Tony Dungy is an ALL PRO Dad

The story is written by SI writer, Rick Reilly, and recounts how Tony Dungy, after reading in SI about a father who had lost a son, contacted that father. And not only did he contact the grieving dad, he got to know him. Over the course of months he built a friendship with the man, and even invited him to the Super Bowl so the two could meet.

The whole story is here if you want to read it.

Anyway, my pastor brought up this story as an illustration. He wanted to show us all what loving eachother really looks like. It’s a simple thought, but much harder in practice. But how cool that our football coach is the kind of guy people point to as an example of loving behavior! And it illustrates perfectly why I was hoping Tony would blog. He sets an example in word and in deed for many of us to follow – and his blog will be (I hope) a little window into his world that will allow us to see him in action (off the field).

And happily, Tony isn’t the only Colts leader who is setting a good example…
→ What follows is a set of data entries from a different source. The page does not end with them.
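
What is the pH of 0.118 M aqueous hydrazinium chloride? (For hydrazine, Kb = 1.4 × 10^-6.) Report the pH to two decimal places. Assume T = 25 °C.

pH = 4.54

N2H5+ is the conjugate acid of the weak base N2H4.
Ka = Kw/Kb = 1.0×10^-14 / 1.4 × 10^-6 = 7.14 × 10^-9
Ka = [H+]²/(0.118 − [H+]) = 7.14 × 10^-9
Assume [H+] ≪ 0.118: [H+] ≈ √(7.14 × 10^-9 × 0.118) = 2.90 × 10^-5 M
pH = −log(2.90 × 10^-5) = 4.54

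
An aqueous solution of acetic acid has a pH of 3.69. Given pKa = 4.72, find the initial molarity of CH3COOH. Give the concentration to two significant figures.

C₀ = 2.4 × 10^-3 M

[H+] = 10^(-3.69) = 2.04 × 10^-4 M = x
Ka = 10^(−4.72) = 1.91 × 10^-5
Ka = x²/(C₀ − x) ⇒ C₀ = x + x²/Ka
C₀ = 2.04 × 10^-4 + (2.04 × 10^-4)²/(1.91 × 10^-5) = 2.38 × 10^-3 M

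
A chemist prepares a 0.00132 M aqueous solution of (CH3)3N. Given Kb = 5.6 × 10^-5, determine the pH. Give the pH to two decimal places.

pH = 10.39

(CH3)3N + H2O ⇌ (CH3)3NH+ + OH-
Kb = [OH-]²/(0.00132 − [OH-]) = 5.6 × 10^-5
[OH-] is not negligible relative to C₀; solve [OH-]² + 5.6e-05·[OH-] − 7.39e-08 = 0.
[OH-] = (−Kb + √(Kb² + 4·Kb·C₀))/2 = 2.45 × 10^-4 M
pOH = 3.61, so pH = 14.00 − pOH = 10.39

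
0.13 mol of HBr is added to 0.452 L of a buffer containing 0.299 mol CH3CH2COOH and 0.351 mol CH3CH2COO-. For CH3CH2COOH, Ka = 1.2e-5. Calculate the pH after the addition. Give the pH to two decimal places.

Added H+ converts CH3CH2COO- to CH3CH2COOH: CH3CH2COOH → 0.429 mol, CH3CH2COO- → 0.221 mol.
pKa = −log(1.2 × 10^-5) = 4.921
Henderson–Hasselbalch with mole ratio 0.221/0.429: pH = 4.921 + (-0.288)

pH = 4.63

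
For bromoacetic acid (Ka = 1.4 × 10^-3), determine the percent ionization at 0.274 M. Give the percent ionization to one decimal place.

BrCH2COOH ⇌ BrCH2COO- + H+; let x = [H+] at equilibrium.
Ka = x²/(C₀ − x); solving the quadratic gives x = 1.89 × 10^-2 M.
% ionization = x/C₀ × 100% = 1.89 × 10^-2/0.274 × 100% = 6.9%

6.9%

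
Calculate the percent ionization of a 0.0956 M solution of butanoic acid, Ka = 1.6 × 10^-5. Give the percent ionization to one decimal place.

CH3(CH2)2COOH ⇌ CH3(CH2)2COO- + H+; let x = [H+] at equilibrium.
x ≈ √(Ka·C₀) = √(1.6 × 10^-5 × 0.0956) = 1.24 × 10^-3 M
Fraction ionized = 1.24 × 10^-3 / 0.0956 = 0.0130 → 1.3%

1.3%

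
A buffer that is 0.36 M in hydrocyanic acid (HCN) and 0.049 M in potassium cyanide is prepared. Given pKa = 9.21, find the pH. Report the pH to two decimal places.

pH = 8.34

pH = pKa + log([A⁻]/[HA]) = 9.21 + log(0.049/0.36)
pH = 9.21 + (-0.866) = 8.34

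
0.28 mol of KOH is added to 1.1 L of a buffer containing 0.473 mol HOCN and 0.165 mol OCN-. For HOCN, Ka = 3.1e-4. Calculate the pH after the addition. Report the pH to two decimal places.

pH = 3.87

After neutralization: n(HOCN) = 0.193 mol, n(OCN-) = 0.445 mol.
pKa = −log(3.1 × 10^-4) = 3.509
pH = pKa + log(n_OCN-/n_HOCN) = 3.509 + log(0.445/0.193) = 3.509 + (+0.363)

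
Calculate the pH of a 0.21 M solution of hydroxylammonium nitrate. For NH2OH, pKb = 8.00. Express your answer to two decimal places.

NH3OH+ is the conjugate acid of the weak base NH2OH.
Kb = 10^(−8.00) = 1.00 × 10^-8
Ka = Kw/Kb = 1.0×10^-14 / 1.00 × 10^-8 = 1.00 × 10^-6
Let x = [H+] at equilibrium. Ka = x²/(0.21 − x).
Assume x ≪ 0.21: x ≈ √(1.00 × 10^-6 × 0.21) = 4.58 × 10^-4 M
pH = −log[H+] = −log(4.58 × 10^-4) = 3.34

pH = 3.34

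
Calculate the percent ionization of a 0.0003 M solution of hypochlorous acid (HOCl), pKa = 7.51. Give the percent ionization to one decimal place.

1.0%

HOCl ⇌ OCl- + H+; let x = [H+] at equilibrium.
Ka = 10^(−7.51) = 3.09 × 10^-8
x ≈ √(Ka·C₀) = √(3.09 × 10^-8 × 0.0003) = 3.04 × 10^-6 M
Fraction ionized = 3.04 × 10^-6 / 0.0003 = 0.0101 → 1.0%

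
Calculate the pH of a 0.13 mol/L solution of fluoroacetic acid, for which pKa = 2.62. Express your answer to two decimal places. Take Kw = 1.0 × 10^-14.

FCH2COOH ⇌ FCH2COO- + H+
Ka = 10^(−2.62) = 2.40 × 10^-3
Let x = [H+] at equilibrium. Ka = x²/(0.13 − x).
Here C₀/Ka ≈ 54.2, so the small-x approximation fails. Use the quadratic:
x = (−Ka + √(Ka² + 4·Ka·C₀))/2 = 1.65 × 10^-2 M
pH = −log[H+] = −log(1.65 × 10^-2) = 1.78

pH = 1.78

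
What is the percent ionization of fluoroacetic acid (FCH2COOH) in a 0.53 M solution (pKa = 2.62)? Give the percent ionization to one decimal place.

6.5%

FCH2COOH ⇌ FCH2COO- + H+; let x = [H+] at equilibrium.
Ka = 10^(−2.62) = 2.40 × 10^-3
Solve x² + 0.0024x − 0.00127 = 0 → x = 3.45 × 10^-2 M
% ionization = x/C₀ × 100% = 3.45 × 10^-2/0.53 × 100% = 6.5%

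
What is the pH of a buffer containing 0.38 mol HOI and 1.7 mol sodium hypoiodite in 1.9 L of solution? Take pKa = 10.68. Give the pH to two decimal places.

Using pH = pKa + log([base]/[acid]) with [base]/[acid] = 1.7/0.38:
pH = 10.68 + (+0.651) = 11.33

pH = 11.33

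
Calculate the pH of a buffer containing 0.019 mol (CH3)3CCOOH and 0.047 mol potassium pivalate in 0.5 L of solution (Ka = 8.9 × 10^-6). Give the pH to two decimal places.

pKa = −log(8.9 × 10^-6) = 5.051
pH = pKa + log([A⁻]/[HA]) = 5.051 + log(0.047/0.019)
pH = 5.051 + (+0.393) = 5.44

pH = 5.44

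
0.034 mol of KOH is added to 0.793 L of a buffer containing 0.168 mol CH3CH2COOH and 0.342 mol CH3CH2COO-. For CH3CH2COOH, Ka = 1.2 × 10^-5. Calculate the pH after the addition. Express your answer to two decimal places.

pH = 5.37

OH- converts CH3CH2COOH to CH3CH2COO-: CH3CH2COOH → 0.134 mol, CH3CH2COO- → 0.376 mol.
pKa = −log(1.2 × 10^-5) = 4.921
pH = pKa + log([A⁻]/[HA]) = 4.921 + log(0.376/0.134) = 4.921 +0.448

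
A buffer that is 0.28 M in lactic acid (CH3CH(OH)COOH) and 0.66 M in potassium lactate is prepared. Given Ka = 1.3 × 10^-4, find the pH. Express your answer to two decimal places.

pKa = −log(1.3 × 10^-4) = 3.886
Henderson–Hasselbalch: pH = pKa + log([CH3CH(OH)COO-]/[CH3CH(OH)COOH]) = 3.886 + log(0.66/0.28)
pH = 3.886 + (+0.372) = 4.26

pH = 4.26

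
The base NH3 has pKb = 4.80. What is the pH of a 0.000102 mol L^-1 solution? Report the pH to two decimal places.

pH = 9.52

NH3 + H2O ⇌ NH4+ + OH-
Kb = 10^(−4.80) = 1.58 × 10^-5
Let x = [OH-] at equilibrium. Kb = x²/(0.000102 − x).
The 5% rule fails; solving x² + Kb·x − Kb·C₀ = 0 exactly:
x = [−1.58e-05 + √(1.58e-05² + 6.45e-09)]/2 = 3.30 × 10^-5 M
pOH = −log(3.30 × 10^-5) = 4.48; pH = 14.00 − 4.48 = 9.52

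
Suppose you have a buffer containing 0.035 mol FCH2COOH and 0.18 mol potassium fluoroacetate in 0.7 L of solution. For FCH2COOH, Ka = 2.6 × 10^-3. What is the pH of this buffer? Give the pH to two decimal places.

pH = 3.30

pKa = −log(2.6 × 10^-3) = 2.585
pH = pKa + log([A⁻]/[HA]) = 2.585 + log(0.18/0.035)
pH = 2.585 + (+0.711) = 3.30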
Random acts of kindness – Jim Irsay reads his mail

On Saturday night I was out to dinner with some friends and I met a guy who told me a great Jim Irsay story. He told me that during the Super Bowl run, his 5-year-old daughter expressed several times that she wanted to meet Jim Irsay and Peyton Manning. One day, he sat down and helped her write letters to both men.
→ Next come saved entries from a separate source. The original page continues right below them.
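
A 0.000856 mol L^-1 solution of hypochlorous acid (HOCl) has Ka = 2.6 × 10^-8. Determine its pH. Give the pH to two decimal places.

pH = 5.33

HOCl ⇌ OCl- + H+
From the ICE table, Ka = [H+]²/(0.000856 − [H+]) = 2.6 × 10^-8.
Since Ka ≪ C₀, [H+] ≈ √(Ka·C₀) = 4.72 × 10^-6 M.
Check: 0.55% ionized — well under 5%, approximation valid.
pH = −log[H+] = −log(4.72 × 10^-6) = 5.33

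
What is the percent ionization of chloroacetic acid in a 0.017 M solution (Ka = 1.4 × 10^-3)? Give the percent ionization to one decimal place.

24.9%

ClCH2COOH ⇌ ClCH2COO- + H+; let x = [H+] at equilibrium.
Solve x² + 0.0014x − 2.38e-05 = 0 → x = 4.23 × 10^-3 M
Fraction ionized = 4.23 × 10^-3 / 0.017 = 0.2488 → 24.9%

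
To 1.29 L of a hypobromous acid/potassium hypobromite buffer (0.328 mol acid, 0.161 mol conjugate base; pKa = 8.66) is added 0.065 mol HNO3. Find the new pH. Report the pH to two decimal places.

pH = 8.05

After neutralization: n(HOBr) = 0.393 mol, n(OBr-) = 0.096 mol.
Henderson–Hasselbalch with mole ratio 0.096/0.393: pH = 8.66 + (-0.612)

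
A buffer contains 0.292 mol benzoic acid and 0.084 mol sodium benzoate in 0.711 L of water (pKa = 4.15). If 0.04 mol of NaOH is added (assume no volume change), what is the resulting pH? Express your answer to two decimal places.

After neutralization: n(C6H5COOH) = 0.252 mol, n(C6H5COO-) = 0.124 mol.
pH = pKa + log([A⁻]/[HA]) = 4.15 + log(0.124/0.252) = 4.15 -0.308

pH = 3.84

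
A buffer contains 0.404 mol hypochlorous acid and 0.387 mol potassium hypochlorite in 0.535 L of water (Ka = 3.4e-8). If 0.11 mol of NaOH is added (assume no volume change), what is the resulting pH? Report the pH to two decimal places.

After neutralization: n(HOCl) = 0.294 mol, n(OCl-) = 0.497 mol.
pKa = −log(3.4 × 10^-8) = 7.469
pH = pKa + log(n_OCl-/n_HOCl) = 7.469 + log(0.497/0.294) = 7.469 + (+0.228)

pH = 7.70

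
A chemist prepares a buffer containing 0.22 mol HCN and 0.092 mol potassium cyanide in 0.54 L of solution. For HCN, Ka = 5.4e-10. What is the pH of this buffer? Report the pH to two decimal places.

pKa = −log(5.4 × 10^-10) = 9.268
Henderson–Hasselbalch: pH = pKa + log([CN-]/[HCN]) = 9.268 + log(0.092/0.22)
pH = 9.268 + (-0.379) = 8.89

pH = 8.89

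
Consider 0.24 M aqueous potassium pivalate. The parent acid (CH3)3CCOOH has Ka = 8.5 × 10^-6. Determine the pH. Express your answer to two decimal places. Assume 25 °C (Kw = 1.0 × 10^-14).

pH = 9.23

(CH3)3CCOO- is the conjugate base of the weak acid (CH3)3CCOOH.
Kb = Kw/Ka = 1.0×10^-14 / 8.5 × 10^-6 = 1.18 × 10^-9
Let x = [OH-] at equilibrium. Kb = x²/(0.24 − x).
Assume x ≪ 0.24: x ≈ √(1.18 × 10^-9 × 0.24) = 1.68 × 10^-5 M
(x/C₀ = 0.007% < 5%, so the approximation holds.)
pOH = 4.77, so pH = 14.00 − pOH = 9.23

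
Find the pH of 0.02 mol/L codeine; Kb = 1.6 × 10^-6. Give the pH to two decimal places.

pH = 10.25

C18H21NO3 + H2O ⇌ C18H22NO3+ + OH-
Let x = [OH-] at equilibrium. Kb = x²/(0.02 − x).
Assume x ≪ 0.02: x ≈ √(1.6 × 10^-6 × 0.02) = 1.79 × 10^-4 M
(x/C₀ = 0.89% < 5%, so the approximation holds.)
pOH = −log(1.79 × 10^-4) = 3.75; pH = 14.00 − 3.75 = 10.25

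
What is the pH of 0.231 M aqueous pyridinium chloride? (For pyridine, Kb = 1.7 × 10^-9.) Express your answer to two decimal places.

pH = 2.93

C5H5NH+ is the conjugate acid of the weak base C5H5N.
Ka = Kw/Kb = 1.0×10^-14 / 1.7 × 10^-9 = 5.88 × 10^-6
Ka = [H+]²/(0.231 − [H+]) = 5.88 × 10^-6
Since Ka ≪ C₀, [H+] ≈ √(Ka·C₀) = 1.17 × 10^-3 M.
([H+]/C₀ = 0.5% < 5%, so the approximation holds.)
pH = −log[H+] = −log(1.17 × 10^-3) = 2.93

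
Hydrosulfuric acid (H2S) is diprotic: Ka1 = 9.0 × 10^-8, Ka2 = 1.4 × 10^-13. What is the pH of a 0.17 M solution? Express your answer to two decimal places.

Ka1 ≫ Ka2, so treat the first dissociation as the only significant source of H+.
Ka1 = x²/(0.17 − x) = 9.0 × 10^-8
x ≈ √(9.0 × 10^-8 × 0.17) = 1.24 × 10^-4 M
pH = −log(1.24 × 10^-4) = 3.91

pH = 3.91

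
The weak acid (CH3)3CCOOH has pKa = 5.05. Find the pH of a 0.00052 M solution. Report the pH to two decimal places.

(CH3)3CCOOH ⇌ (CH3)3CCOO- + H+
Ka = 10^(−5.05) = 8.91 × 10^-6
From the ICE table, Ka = [H+]²/(0.00052 − [H+]) = 8.91 × 10^-6.
[H+] is not negligible relative to C₀; solve [H+]² + 8.91e-06·[H+] − 4.63e-09 = 0.
[H+] = [−8.91e-06 + √(8.91e-06² + 1.85e-08)]/2 = 6.38 × 10^-5 M
pH = −log(6.38 × 10^-5) = 4.20

pH = 4.20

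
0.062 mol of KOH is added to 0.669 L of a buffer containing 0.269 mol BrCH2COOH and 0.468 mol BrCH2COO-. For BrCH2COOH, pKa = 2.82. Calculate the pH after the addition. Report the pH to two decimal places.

pH = 3.23

After neutralization: n(BrCH2COOH) = 0.207 mol, n(BrCH2COO-) = 0.53 mol.
pH = pKa + log([A⁻]/[HA]) = 2.82 + log(0.53/0.207) = 2.82 +0.408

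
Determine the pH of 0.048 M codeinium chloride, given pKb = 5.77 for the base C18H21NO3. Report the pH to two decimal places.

pH = 4.77

C18H22NO3+ is the conjugate acid of the weak base C18H21NO3.
Kb = 10^(−5.77) = 1.70 × 10^-6
Ka = Kw/Kb = 1.0×10^-14 / 1.70 × 10^-6 = 5.88 × 10^-9
From the ICE table, Ka = x²/(0.048 − x) = 5.88 × 10^-9.
Assume x ≪ 0.048: x ≈ √(5.88 × 10^-9 × 0.048) = 1.68 × 10^-5 M
(x/C₀ = 0.035% < 5%, so the approximation holds.)
pH = −log(1.68 × 10^-5) = 4.77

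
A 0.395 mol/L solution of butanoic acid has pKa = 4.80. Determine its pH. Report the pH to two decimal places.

pH = 2.60

CH3(CH2)2COOH ⇌ CH3(CH2)2COO- + H+
Ka = 10^(−4.80) = 1.58 × 10^-5
From the ICE table, Ka = [H+]²/(0.395 − [H+]) = 1.58 × 10^-5.
Assume [H+] ≪ 0.395: [H+] ≈ √(1.58 × 10^-5 × 0.395) = 2.50 × 10^-3 M
Check: 0.63% ionized — well under 5%, approximation valid.
pH = −log[H+] = −log(2.50 × 10^-3) = 2.60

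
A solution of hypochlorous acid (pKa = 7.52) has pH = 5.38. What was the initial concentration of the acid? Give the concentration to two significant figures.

C₀ = 5.8 × 10^-4 M

[H+] = 10^(-5.38) = 4.17 × 10^-6 M = x
Ka = 10^(−7.52) = 3.02 × 10^-8
Ka = x²/(C₀ − x) ⇒ C₀ = x + x²/Ka
C₀ = 4.17 × 10^-6 + (4.17 × 10^-6)²/(3.02 × 10^-8) = 5.80 × 10^-4 M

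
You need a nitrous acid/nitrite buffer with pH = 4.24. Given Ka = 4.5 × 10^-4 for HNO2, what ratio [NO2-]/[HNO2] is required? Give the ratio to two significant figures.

pKa = -log(4.5 × 10^-4) = 3.347
pH = pKa + log(r) ⇒ log(r) = 4.24 − 3.347 = +0.893
r = [NO2-]/[HNO2] = 10^(+0.893) = 7.82

ratio = 7.8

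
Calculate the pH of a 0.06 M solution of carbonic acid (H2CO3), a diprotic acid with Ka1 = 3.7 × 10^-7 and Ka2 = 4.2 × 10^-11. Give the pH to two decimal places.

pH = 3.83

Since Ka1 ≫ Ka2, the first ionization dominates [H+].
Ka1 = x²/(0.06 − x) = 3.7 × 10^-7
x ≈ √(3.7 × 10^-7 × 0.06) = 1.49 × 10^-4 M
pH = −log(1.49 × 10^-4) = 3.83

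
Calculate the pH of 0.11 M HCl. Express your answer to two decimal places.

pH = 0.96

HCl is a strong acid and dissociates completely, so [H+] = 0.11 M.
pH = -log(0.11) = 0.96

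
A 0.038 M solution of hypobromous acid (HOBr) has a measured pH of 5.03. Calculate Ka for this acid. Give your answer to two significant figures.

[H+] = 10^(-5.03) = 9.33 × 10^-6 M
At equilibrium [HA] = 0.038 − 9.33 × 10^-6 = 3.80 × 10^-2 M
Ka = [H+][A-]/[HA] = (9.33 × 10^-6)² / 3.80 × 10^-2 = 2.3 × 10^-9

Ka = 2.3 × 10^-9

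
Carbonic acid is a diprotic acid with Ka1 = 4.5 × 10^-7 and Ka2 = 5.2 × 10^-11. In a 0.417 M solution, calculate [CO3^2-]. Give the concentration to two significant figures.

First ionization gives [H+] ≈ [HCO3-] = 4.33 × 10^-4 M.
Second step: Ka2 = [H+][CO3^2-]/[HCO3-] ≈ [CO3^2-] (since [H+] ≈ [HCO3-]).
So [CO3^2-] ≈ Ka2.

5.2 × 10^-11 M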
Then one day his cell phone rang…and it was Jim Irsay. Jim had read the letter, picked up the phone and called. The man told me how Jim talked to him like they were old friends. How Jim talked to his daughter for several minutes. And how Jim invited the father and the daughter to come visit and meet the owner and the QB and whoever else she wanted to meet.

 

Drive by philanthropist.

This is just like Jim Irsay. Nobody would ever know it, but he’s always reaching out to people in need. He never seeks credit for this stuff, in fact he never mentions it. Sometimes he reaches out and writes big checks for people in need. Sometimes he reaches out to call people who have written letters to him. Either way, this is how he operates. He realizes that he has a responsibility to use the position he has been given to help others. And when he sees someone in need and feels his heart moved, he takes action.

I’m proud to be associated with these men. Now if only I could get JIM to blog!! Now that would be cool. Watch out, Mark Cuban, there’s a new owner in town! Maybe. Someday.

Post Script

After church on Sunday a woman came up to me and said, “you have something to do with the Colts, right?” And I said “yes”. She went on to explain that her best friend’s child was dying of some incurable disease, and his last wish was to meet some Colts players. She wanted to know if I could help her get connected.

I told her I was happy to help and would bring her message wherever it needed to go inside the organization. But I also told her that she didn’t need me. All she really needed to do was write a letter directly to the coach or the owner or (hopefully) the player she wanted to meet, and they would reply. In fact, they might even reply faster just because they care about people.

As I prepare to face this new work week, I pray that I remain as generous with my time and attention and gifts and resources as Tony and Jim are with theirs.